Mobile set to beat enterprise VoIP to the punch

Interesting report out today from Analysys Mason which claims that as businesses look to cut their communication costs, it is fixed-mobile substitution and not enterprise VoIP that will hold sway.

Interestingly though, we're not looking at WiFi voice (ie enterprise FMC services) here, but rather mobile operators slashing their wholesale costs so the rates for large business customers are plummeting.

According to analyst Margaret Hopkins: “As fixed–mobile substitution continues, enterprise interest in FMC is still being driven by a desire to reduce mobile bills, especially for calls from fixed to mobile, and for roaming charges. The opportunity for integrating Wi-Fi and cellular voice depends on these charges remaining high.”

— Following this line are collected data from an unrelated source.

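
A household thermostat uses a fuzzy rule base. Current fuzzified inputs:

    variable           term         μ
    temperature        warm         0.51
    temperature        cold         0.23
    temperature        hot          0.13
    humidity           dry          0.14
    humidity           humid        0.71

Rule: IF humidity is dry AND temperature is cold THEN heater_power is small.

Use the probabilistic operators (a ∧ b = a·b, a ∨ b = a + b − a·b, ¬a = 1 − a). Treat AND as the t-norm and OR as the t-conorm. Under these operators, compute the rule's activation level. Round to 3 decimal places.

0.032

firing strength: dry=0.14, cold=0.23; AND[a·b] → w = 0.0322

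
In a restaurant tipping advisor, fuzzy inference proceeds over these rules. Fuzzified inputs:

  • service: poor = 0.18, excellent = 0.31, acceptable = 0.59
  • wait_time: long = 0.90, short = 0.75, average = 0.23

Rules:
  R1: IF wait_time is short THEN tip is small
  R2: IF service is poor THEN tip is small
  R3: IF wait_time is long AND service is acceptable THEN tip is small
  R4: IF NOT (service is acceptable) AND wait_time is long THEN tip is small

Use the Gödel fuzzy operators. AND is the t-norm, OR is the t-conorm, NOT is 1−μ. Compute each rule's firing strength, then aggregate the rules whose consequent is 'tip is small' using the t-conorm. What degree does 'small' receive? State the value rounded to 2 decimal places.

R1: short=0.75 → w = 0.75
R2: poor=0.18 → w = 0.18
R3: long=0.90, acceptable=0.59; AND[min(a, b)] → w = 0.59
R4: ¬acceptable=1−0.59=0.41, long=0.90; AND[min(a, b)] → w = 0.41
Rules with consequent 'small': {R1, R2, R3, R4} → strengths 0.75, 0.18, 0.59, 0.41
Aggregate via t-conorm [max(a, b)]: 0.75

0.75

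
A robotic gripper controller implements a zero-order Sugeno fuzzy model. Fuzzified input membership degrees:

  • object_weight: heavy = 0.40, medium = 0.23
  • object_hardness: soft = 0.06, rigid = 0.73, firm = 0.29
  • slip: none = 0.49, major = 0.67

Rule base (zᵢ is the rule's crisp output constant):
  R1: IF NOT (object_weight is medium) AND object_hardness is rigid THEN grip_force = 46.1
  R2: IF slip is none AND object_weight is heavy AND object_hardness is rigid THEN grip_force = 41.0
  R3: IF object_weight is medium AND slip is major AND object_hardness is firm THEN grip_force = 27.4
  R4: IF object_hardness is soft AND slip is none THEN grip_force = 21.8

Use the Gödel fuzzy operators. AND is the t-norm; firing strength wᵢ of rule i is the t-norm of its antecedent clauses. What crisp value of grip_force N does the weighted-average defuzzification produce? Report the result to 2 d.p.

40.61

R1 (z=46.1): ¬medium=1−0.23=0.77, rigid=0.73; AND[min(a, b)] → w = 0.73
R2 (z=41.0): none=0.49, heavy=0.40, rigid=0.73; AND[min(a, b)] → w = 0.40
R3 (z=27.4): medium=0.23, major=0.67, firm=0.29; AND[min(a, b)] → w = 0.23
R4 (z=21.8): soft=0.06, none=0.49; AND[min(a, b)] → w = 0.06
Weighted average = (0.73·46.1 + 0.40·41.0 + 0.23·27.4 + 0.06·21.8) / (0.73 + 0.40 + 0.23 + 0.06)
  = 57.6630 / 1.4200 = 40.61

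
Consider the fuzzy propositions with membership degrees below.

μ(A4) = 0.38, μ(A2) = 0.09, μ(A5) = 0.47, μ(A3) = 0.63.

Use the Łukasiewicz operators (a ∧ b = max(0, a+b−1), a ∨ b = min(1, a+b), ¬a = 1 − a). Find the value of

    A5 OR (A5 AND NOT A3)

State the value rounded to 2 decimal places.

NOT A3 = 1 − 0.63 = 0.37
A5 AND NOT A3 = max(0, a+b−1) on (0.47, 0.37) = 0.00
A5 OR (A5 AND NOT A3) = min(1, a+b) on (0.47, 0.00) = 0.47

0.47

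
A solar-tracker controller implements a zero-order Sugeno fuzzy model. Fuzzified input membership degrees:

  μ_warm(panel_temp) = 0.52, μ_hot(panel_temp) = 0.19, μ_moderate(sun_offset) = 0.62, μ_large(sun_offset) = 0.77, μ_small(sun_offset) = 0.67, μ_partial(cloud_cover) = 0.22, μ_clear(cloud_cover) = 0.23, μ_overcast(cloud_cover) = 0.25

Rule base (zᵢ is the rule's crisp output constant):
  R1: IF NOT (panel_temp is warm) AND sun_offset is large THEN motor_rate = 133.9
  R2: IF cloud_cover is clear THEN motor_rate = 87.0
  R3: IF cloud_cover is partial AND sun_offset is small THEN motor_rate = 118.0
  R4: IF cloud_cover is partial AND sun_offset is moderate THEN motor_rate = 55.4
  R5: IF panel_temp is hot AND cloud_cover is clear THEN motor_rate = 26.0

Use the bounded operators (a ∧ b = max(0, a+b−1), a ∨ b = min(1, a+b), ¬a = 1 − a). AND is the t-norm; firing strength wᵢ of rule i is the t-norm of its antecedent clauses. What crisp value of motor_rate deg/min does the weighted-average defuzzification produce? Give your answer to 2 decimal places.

R1 (z=133.9): ¬warm=1−0.52=0.48, large=0.77; AND[max(0, a+b−1)] → w = 0.25
R2 (z=87.0): clear=0.23 → w = 0.23
R3 (z=118.0): partial=0.22, small=0.67; AND[max(0, a+b−1)] → w = 0.00
R4 (z=55.4): partial=0.22, moderate=0.62; AND[max(0, a+b−1)] → w = 0.00
R5 (z=26.0): hot=0.19, clear=0.23; AND[max(0, a+b−1)] → w = 0.00
Weighted average = (0.25·133.9 + 0.23·87.0 + 0.00·118.0 + 0.00·55.4 + 0.00·26.0) / (0.25 + 0.23 + 0.00 + 0.00 + 0.00)
  = 53.4850 / 0.4800 = 111.43

111.43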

So, mobile operators are responding to the challenge of VoIP. Well, that's a good thing, isn't it?

Yes and no. They're responding by cutting margins not by cutting their costs. If Analysys Mason is right, the fixed line guys like BT will continue to struggle and the mobile operators will win the battle for the building. But at what cost?

Mobile operators need to do more than just cut call charges ... that's all a bit too much like the dot.com fetish with 'eyeballs' and to hell with what the revenue ie. And we all know where that ended.

But if they can be a bit more innovative then they really can land the sucker punch. Maybe it's a case of extending UMA-based services from the consumer to the business market? Or maybe offloading traffic on to the enterprise network so they can reduce their costs by using the customers IP network instead of their own backhaul. If the operators are winning this battle, it's a good sign for the companies in the business of these sort of technologies.

For the vendors doing enterprise VoIP though, well, it's a less promising lookout.